I'm taking just 10mg of these for pnd but in the past when I was taking 20mg I did often feel numb. It was only when I started slowly reducing the dose and things genuinely made me happy or laugh that I realised I hadn't really felt that on the medication. It was a lifesaver at the time though. Hope you're both ok OP flowers

Trooperslane Thu 25-Dec-14 12:21:57

It can definitely flatten you.

I've hardly cried since I've been on them and I used to be a total blubber.

X

Tanaqui Thu 25-Dec-14 12:36:30

Yes, the same as atticus- all feelings dimmed. Could he safely reduce his dose? Otherwise maybe try a different ssri in the new year.

Apophenia Thu 25-Dec-14 12:58:51

citalopram stopped me caring about anything. I stopped taking it because I'd rather have the lows of depression with some highs, than feel nothing, at all, about anything.

ThreeRainbows Thu 25-Dec-14 16:09:00

He tried to reduce the dose for 10 days and after 3 - 4 days on 10mg he started to cry all the time, had to be signed off work again, and we had to go back to the GP and bring him back to 20mg.

It is exactly like he doesn't care about me at all.

I don't want to sound selfish, I have bent over backwards being there through this illness from helping with lifestyle changes to encouraging him to the doctor and counselling and giving him rest and space but since he was depressed it's caused him to pull away from me so hard and I feel all intimacy is gone.

I want him to be well, but living with someone who can't muster up a reaction to anything at all is really hard to live with. When my Dad had a stroke and he didn't seem to care or have any compassion for me at all it was hard not to feel broken hearted.

If it could be the medication I will of course try and be strong and bear with it, but it's hard not to take it personally.

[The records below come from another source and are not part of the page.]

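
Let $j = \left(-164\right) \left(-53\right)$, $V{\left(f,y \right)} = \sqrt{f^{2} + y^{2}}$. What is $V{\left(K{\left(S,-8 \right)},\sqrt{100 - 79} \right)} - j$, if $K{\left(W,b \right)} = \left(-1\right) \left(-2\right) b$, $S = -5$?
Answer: $-8692 + \sqrt{277} \approx -8675.4$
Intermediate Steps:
$K{\left(W,b \right)} = 2 b$
$j = 8692$
$V{\left(K{\left(S,-8 \right)},\sqrt{100 - 79} \right)} - j = \sqrt{\left(2 \left(-8\right)\right)^{2} + \left(\sqrt{100 - 79}\right)^{2}} - 8692 = \sqrt{\left(-16\right)^{2} + \left(\sqrt{21}\right)^{2}} - 8692 = \sqrt{256 + 21} - 8692 = \sqrt{277} - 8692 = -8692 + \sqrt{277}$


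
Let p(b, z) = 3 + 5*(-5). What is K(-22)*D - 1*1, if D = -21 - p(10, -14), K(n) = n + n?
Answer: -45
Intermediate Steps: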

Apophenia Thu 25-Dec-14 20:02:57

threerainbow

When I was on citalopram, you could have told me my daughter was dead and I'd probably have shrugged my shoulders, that's how much it changed me.

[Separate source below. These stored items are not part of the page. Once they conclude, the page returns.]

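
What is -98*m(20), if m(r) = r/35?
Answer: -56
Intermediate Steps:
m(r) = r/35 (m(r) = r*(1/35) = r/35)
-98*m(20) = -14*20/5 = -98*4/7 = -56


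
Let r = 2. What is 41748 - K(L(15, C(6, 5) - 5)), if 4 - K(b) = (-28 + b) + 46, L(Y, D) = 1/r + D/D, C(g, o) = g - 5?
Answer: 83527/2 ≈ 41764.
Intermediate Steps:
C(g, o) = -5 + g
L(Y, D) = 3/2 (L(Y, D) = 1/2 + D/D = 1*(1/2) + 1 = 1/2 + 1 = 3/2)
K(b) = -14 - b (K(b) = 4 - ((-28 + b) + 46) = 4 - (18 + b) = 4 + (-18 - b) = -14 - b)
41748 - K(L(15, C(6, 5) - 5)) = 41748 - (-14 - 1*3/2) = 41748 - (-14 - 3/2) = 41748 - 1*(-31/2) = 41748 + 31/2 = 83527/2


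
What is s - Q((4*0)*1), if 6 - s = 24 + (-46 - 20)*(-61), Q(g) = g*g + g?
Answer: -4044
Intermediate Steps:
Q(g) = g + g² (Q(g) = g² + g = g + g²)
s = -4044 (s = 6 - (24 + (-46 - 20)*(-61)) = 6 - (24 - 66*(-61)) = 6 - (24 + 4026) = 6 - 1*4050 = 6 - 4050 = -4044)
s - Q((4*0)*1) = -4044 - (4*0)*1*(1 + (4*0)*1) = -4044 - 0*1*(1 + 0*1) = -4044 - 0*(1 + 0) = -4044 - 0 = -4044 - 1*0 = -4044 + 0 = -4044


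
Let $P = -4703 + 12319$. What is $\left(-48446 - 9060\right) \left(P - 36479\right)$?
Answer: $1659795678$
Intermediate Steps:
$P = 7616$
$\left(-48446 - 9060\right) \left(P - 36479\right) = \left(-48446 - 9060\right) \left(7616 - 36479\right) = \left(-48446 - 9060\right) \left(-28863\right) = \left(-57506\right) \left(-28863\right) = 1659795678$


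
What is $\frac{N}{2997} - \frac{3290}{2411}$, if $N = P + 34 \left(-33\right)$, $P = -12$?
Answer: $- \frac{155484}{89207} \approx -1.743$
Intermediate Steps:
$N = -1134$ ($N = -12 + 34 \left(-33\right) = -12 - 1122 = -1134$)
$\frac{N}{2997} - \frac{3290}{2411} = - \frac{1134}{2997} - \frac{3290}{2411} = \left(-1134\right) \frac{1}{2997} - \frac{3290}{2411} = - \frac{14}{37} - \frac{3290}{2411} = - \frac{155484}{89207}$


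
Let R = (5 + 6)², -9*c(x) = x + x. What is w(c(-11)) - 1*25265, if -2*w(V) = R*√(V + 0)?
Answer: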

windchimes23 Fri 26-Dec-14 10:22:22

Antidepressants stop me feeling anything. I am naturally an intense, emotional person. Give me a moderate to high dose of ADs and I couldn't care less about anything.

That is why I refuse to take them long term. I'd rather be depressed than feel nothing. I will only take them if I feel a major suicidal depression coming on.

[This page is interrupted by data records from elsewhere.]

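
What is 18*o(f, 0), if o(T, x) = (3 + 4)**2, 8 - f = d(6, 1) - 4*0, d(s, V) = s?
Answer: 882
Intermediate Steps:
f = 2 (f = 8 - (6 - 4*0) = 8 - (6 + 0) = 8 - 1*6 = 8 - 6 = 2)
o(T, x) = 49 (o(T, x) = 7**2 = 49)
18*o(f, 0) = 18*49 = 882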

I am better on a mood stabilser alone, rather than an AD. But TBH I try to keep my meds to a minimum.

Your husband is still there underneath the ADs, he may need them now if he is very depressed (I am not anti meds) and will come back to normal once he is well stabilised and can stop them.

stitch10yearson Sun 28-Dec-14 12:20:55

it flattens a persons affect, which is what it is meant to do. I'm sorry, I have no support to offer you. Except that this too shall pass.
medication is only one part of treatment. Is he having counselling? or some sort of other talking therapy? Has he increased his exercise levels? Have you got other support?
posstiive vibes for you.

Mamastacey Sat 22-Apr-17 17:44:55

Hiya, I know it's been a while since this thread but did you and your partner manage to pull through this threerainbows?? X

Fairylea Sat 22-Apr-17 23:06:07

I used to be on citalopram 60mg when I had pnd after having my dd. I don't even think they prescribe that dose anymore. It did dull my feelings but I needed that because I couldn't function and cope otherwise. It enabled me to look after dd in an automatic way and get back to work. Over a period of 2 years I did gradually cut down and didn't have any relapses for another ten years or so (currently suffering with severe panic disorder). For me they were a godsend.